O posicionamento de Portugal, relativamente inferior, em várias comparações internacionais de competitividade, constituiu um driver importante no lançamento do Programa Simplex5 para a simplificação administrativa e do e- government. O desenvolvimento de toda esta estrutura, que deu origem a melhorias de caráter regulatório, esteve muito associada à gestão da transformação do setor público e à introdução do e-government para a promoção de políticas de governança mais efetivas. Outra prioridade que assistiu a todos estes esforços esteve relacionada com o tornar o ambiente negocial para as empresas mais dinâmico e inovador, de forma a aumentar a competitividade da economia e a sua capacidade para atrair investimento direto estrangeiro6.

Nomeadamente ao nível dos procedimentos burocráticos, será necessário apostar na continuidade da redução dos processos de licenciamento e dos processos inerentes à criação de sociedades, no sentido de se acompanharem todos os avanços dos países que integram a União Europeia. A recente iniciativa «Licenciamento zero» (criada através da publicação do Decreto-Lei n.º 48/2011, a 1 de abril de 2011, e posteriormente abrangida pela Portaria 131/2010 de 4 de abril de 2011) vem responder a esta necessidade. Esta visa dar cumprimento a um compromisso prévio do Programa Simplex de 2010, sendo uma das medidas emblemáticas da Agenda Digital 2015. Destina-se a simplificar o regime de exercício de diversas atividades económicas e a reduzir encargos administrativos suportados pelos cidadãos e pelas empresas, mediante a eliminação de licenças, autorizações, validações, autenticações, certificações, atos emitidos na sequência de comunicações prévias com prazo, registos e outros atos permissivos, substituindo-os por um reforço das ações sistemáticas de fiscalização a posteriori e mecanismos de responsabilização efetiva dos promotores, o que acarreta um agravamento do regime sancionatório. Esta estabelece também a criação do «Balcão do empreendedor», prevendo-se um acesso direto, via Internet, através do portal da empresa (www.portaldaempresa.pt) e, igualmente, um acesso presencial, mediado por um intermediário, que poderá estar disponível nos municípios ou em outros balcões públicos ou privados. Com a iniciativa «Licenciamento zero» pretendeu-se também desmaterializar procedimentos administrativos e modernizar a forma de relacionamento da Administração com os cidadãos e empresas, concretizando desse modo as obrigações decorrentes da Diretiva n.º 2006/123/CE, do Parlamento Europeu e do Conselho, de 12 de dezembro, relativa aos serviços no mercado interno, que foi transposta para a ordem jurídica interna pelo Decreto-Lei n.º 92/2010, de 26 de julho.

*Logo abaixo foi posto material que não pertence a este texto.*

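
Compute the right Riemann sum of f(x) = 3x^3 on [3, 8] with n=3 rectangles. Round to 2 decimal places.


Right Riemann sum uses right endpoints of each subinterval.
Interval: [3, 8], n = 3
dx = (8 - 3) / 3 = 5/3
Right endpoints: [14/3, 19/3, 8]
f values: [2744/9, 6859/9, 1536]
Sum = dx * (sum of f values)
= 5/3 * 2603
= 13015/3 ≈ 4338.33

4338.33


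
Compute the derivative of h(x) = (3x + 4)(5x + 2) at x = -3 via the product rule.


Let u(x) = 3x + 4 and v(x) = 5x + 2
u'(x) = 3
v'(x) = 5
Product rule: h'(x) = u'(x)*v(x) + u(x)*v'(x)
= 3 * (5x + 2) + (3x + 4) * 5
At x = -3:
u(-3) = 3 * (-3) + 4 = -5
v(-3) = 5 * (-3) + 2 = -13
h'(-3) = 3 * (-13) + (-5) * 5
= -39 - 25
= -64

-64


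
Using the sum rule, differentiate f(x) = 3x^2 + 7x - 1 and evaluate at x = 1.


Differentiate term by term using power and sum rules:
f(x) = 3x^2 + 7x - 1
f'(x) = 6x + 7
Substitute x = 1:
f'(1) = 6 * 1 + 7
= 6 + 7
= 13

13


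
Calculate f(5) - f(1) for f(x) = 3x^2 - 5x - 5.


Net change = f(b) - f(a)
f(x) = 3x^2 - 5x - 5
Compute f(5):
f(5) = 3 * 5^2 - 5 * 5 - 5
= 75 - 25 - 5
= 45
Compute f(1):
f(1) = 3 * 1^2 - 5 * 1 - 5
= 3 - 5 - 5
= -7
Net change = 45 - (-7) = 52

52


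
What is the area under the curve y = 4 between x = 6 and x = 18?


The area under a constant function y = 4 is a rectangle.
Width = 18 - 6 = 12
Height = 4
Area = width * height
= 12 * 4
= 48

48


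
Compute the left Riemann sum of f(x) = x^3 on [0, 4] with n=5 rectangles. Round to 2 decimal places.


Left Riemann sum uses left endpoints of each subinterval.
Interval: [0, 4], n = 5
dx = (4 - 0) / 5 = 4/5
Left endpoints: [0, 4/5, 8/5, 12/5, 16/5]
f values: [0, 64/125, 512/125, 1728/125, 4096/125]
Sum = dx * (sum of f values)
= 4/5 * 256/5
= 1024/25 = 40.96

40.96


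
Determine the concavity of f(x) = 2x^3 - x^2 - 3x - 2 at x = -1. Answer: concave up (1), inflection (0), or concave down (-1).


Concavity is determined by the sign of f''(x).
f(x) = 2x^3 - x^2 - 3x - 2
f'(x) = 6x^2 - 2x - 3
f''(x) = 12x - 2
f''(-1) = 12 * (-1) - 2
= -12 - 2
= -14
Since f''(-1) < 0, the function is concave down (-1)

-1


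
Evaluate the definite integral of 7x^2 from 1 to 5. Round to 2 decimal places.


Find the antiderivative of 7x^2:
F(x) = 7/3 * x^3
Apply the Fundamental Theorem of Calculus:
F(5) - F(1)
= 7/3 * 5^3 - 7/3 * 1^3
= 7/3 * (125 - 1)
= 7/3 * 124
= 868/3 ≈ 289.33

289.33


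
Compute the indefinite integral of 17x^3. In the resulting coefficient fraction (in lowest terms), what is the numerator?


Apply the power rule for integration:
integral of ax^n dx = a/(n+1) * x^(n+1) + C
integral of 17x^3 dx
= 17/4 * x^4 + C
The coefficient in lowest terms is 17/4, and its numerator is 17

17


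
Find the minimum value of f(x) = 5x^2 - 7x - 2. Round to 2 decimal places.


For a quadratic f(x) = ax^2 + bx + c with a > 0, the minimum is at the vertex.
Vertex x-coordinate: x = -b/(2a)
x = -(-7) / (2 * 5)
x = 7/10
Substitute back to find the minimum value:
f(7/10) = 5 * (7/10)^2 - 7 * (7/10) - 2
= 49/20 - 49/10 - 2
= -89/20 = -4.45

-4.45


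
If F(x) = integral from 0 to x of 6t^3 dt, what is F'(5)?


By the Fundamental Theorem of Calculus (Part 1):
If F(x) = integral from 0 to x of f(t) dt, then F'(x) = f(x)
Here f(t) = 6t^3
So F'(x) = 6x^3
Evaluate at x = 5:
F'(5) = 6 * 5^3
= 6 * 125
= 750

750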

As iniciativas europeias de promoção da redução da carga regulamentar, que deram origem a compromissos sérios de diminuição da carga legislativa e burocrática, introduziram a necessidade de acompanhar mais de perto os avanços feitos nossos pelos parceiros europeus, por forma a fazer refletir essas boas práticas internamente, e a antecipar mudanças, para que os progressos portugueses nesta matéria sejam sustentados no tempo.

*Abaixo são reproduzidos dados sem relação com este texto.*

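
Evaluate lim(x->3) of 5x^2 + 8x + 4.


Since polynomials are continuous, we use direct substitution.
lim(x->3) of 5x^2 + 8x + 4
= 5 * 3^2 + 8 * 3 + 4
= 45 + 24 + 4
= 73

73


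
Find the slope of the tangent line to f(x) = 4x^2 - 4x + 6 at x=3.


The slope of the tangent line equals f'(x) at the point.
f(x) = 4x^2 - 4x + 6
f'(x) = 8x - 4
At x = 3:
f'(3) = 8 * 3 - 4
= 24 - 4
= 20

20


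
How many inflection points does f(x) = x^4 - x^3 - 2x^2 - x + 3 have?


Inflection points occur where f''(x) = 0 and concavity changes.
f(x) = x^4 - x^3 - 2x^2 - x + 3
f'(x) = 4x^3 - 3x^2 - 4x - 1
f''(x) = 12x^2 - 6x - 4
This is a quadratic in x. Use the discriminant to count real roots.
Discriminant = (-6)^2 - 4 * 12 * (-4)
= 36 - (-192)
= 228
Since discriminant > 0, f''(x) = 0 has 2 distinct real solutions.
A quadratic with two distinct real roots changes sign at each root, so concavity changes at both.
Number of inflection points: 2

2


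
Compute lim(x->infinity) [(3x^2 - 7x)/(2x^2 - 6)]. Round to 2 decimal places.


For limits at infinity with equal-degree polynomials,
we compare leading coefficients.
Numerator leading term: 3x^2
Denominator leading term: 2x^2
Divide both by x^2:
lim = (3 - 7/x) / (2 - 6/x^2)
As x -> infinity, the 1/x and 1/x^2 terms vanish:
= 3/2 = 1.50

1.50


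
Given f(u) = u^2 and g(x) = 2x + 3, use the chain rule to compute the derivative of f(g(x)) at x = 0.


Using the chain rule: (f(g(x)))' = f'(g(x)) * g'(x)
First, find g(0):
g(0) = 2 * 0 + 3 = 3
Next, f'(u) = 2u
And g'(x) = 2
So f'(g(0)) * g'(0)
= 2 * 3 * 2
= 12

12


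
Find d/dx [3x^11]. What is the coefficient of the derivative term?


We apply the power rule: d/dx [ax^n] = a*n * x^(n-1)
d/dx [3x^11]
= 3 * 11 * x^(11-1)
= 33x^10
The coefficient is 33

33


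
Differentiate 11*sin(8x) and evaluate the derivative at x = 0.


Apply the chain rule to differentiate 11*sin(8x):
d/dx [11*sin(8x)]
= 11 * cos(8x) * d/dx(8x)
= 11 * 8 * cos(8x)
= 88 * cos(8x)
Evaluate at x = 0:
= 88 * cos(0)
= 88 * 1
= 88

88


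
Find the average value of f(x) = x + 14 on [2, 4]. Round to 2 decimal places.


Average value = 1/(b-a) * integral from a to b of f(x) dx
First compute the integral of x + 14:
F(x) = (1/2)x^2 + 14x
F(4) = 1/2 * 16 + 14 * 4 = 64
F(2) = 1/2 * 4 + 14 * 2 = 30
Integral = 64 - 30 = 34
Average = 34 / (4 - 2) = 34 / 2
= 17 = 17.00

17.00


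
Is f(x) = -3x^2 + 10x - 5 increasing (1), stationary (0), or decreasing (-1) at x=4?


Compute f'(x) to determine behavior:
f'(x) = -6x + 10
f'(4) = -6 * 4 + 10
= -24 + 10
= -14
Since f'(4) < 0, the function is decreasing (-1)

-1


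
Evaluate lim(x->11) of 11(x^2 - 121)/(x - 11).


Direct substitution gives 0/0, so we factor the numerator.
Factor: 11(x^2 - 121) = 11 * (x - 11)(x + 11)
Cancel the common factor (x - 11):
11(x^2 - 121)/(x - 11) = 11 * (x + 11)
Now substitute x = 11:
= 11 * (11 + 11) = 242

242


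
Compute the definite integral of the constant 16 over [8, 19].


The integral of a constant k over [a, b] equals k * (b - a).
integral from 8 to 19 of 16 dx
= 16 * (19 - 8)
= 16 * 11
= 176

176


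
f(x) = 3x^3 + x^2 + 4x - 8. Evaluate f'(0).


Differentiate f(x) = 3x^3 + x^2 + 4x - 8 term by term:
f'(x) = 9x^2 + 2x + 4
Substitute x = 0:
f'(0) = 9 * 0^2 + 2 * 0 + 4
= 0 + 0 + 4
= 4

4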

METODOLOGIA O relatório «Doing Business» (DB), publicado anualmente pelo Banco Mundial, avalia nove elementos considerados fundamentais nas políticas que enquadram e condicionam o ambiente regulamentar de um país e que são determinantes para o relacionamento entre as empresas e o setor privado em geral, e o Estado (como por exemplo, o início de atividade de uma empresa, as relações comerciais externas, os processos de licenciamento, etc.). O DB fornece tabelas classificativas para cada uma das 10 áreas de regulamentação, bem como um ranking intitulado «Ease of Doing Business». Este exercício pretende, no fundo, proceder a uma avaliação do clima de investimento de um país, recorrendo às apreciações de um conjunto de peritos que examinam as leis e os procedimentos nacionais, de forma a aferir o tempo e o custo afeto ao cumprimento de uma grande variedade de procedimentos e de regulamentações, bem como a facilidade com que contratos entre entidades privadas podem ser efetivados e reforçados.

Neste estudo, foi feita uma seleção de apenas 45 países7, de entre os 183 disponibilizados no último relatório do Banco Mundial. Incluem-se maioritariamente países desenvolvidos e alguns emergentes e em vias de desenvolvimento, como a China, a Índia, a Rússia, a Coreia do Sul, a Turquia e o México. Os anteriormente mencionados foram incluídos devido à sua importância económica ou geoestratégica, ou ainda devido aos laços de proximidade, nomeadamente a nível comercial com Portugal. Considerou-se que, para efeitos da análise comparativa pretendida, seria mais útil ter este conjunto de países como benchmark para a performance portuguesa, dado que são ou países com um elevado índice de desenvolvimento, ou com um ímpeto reformista bastante acelerado. Em aditamento aos anteriores, também se calcularam indicadores específicos para a média dos países da UE-27, Zona Euro (16) e OCDE.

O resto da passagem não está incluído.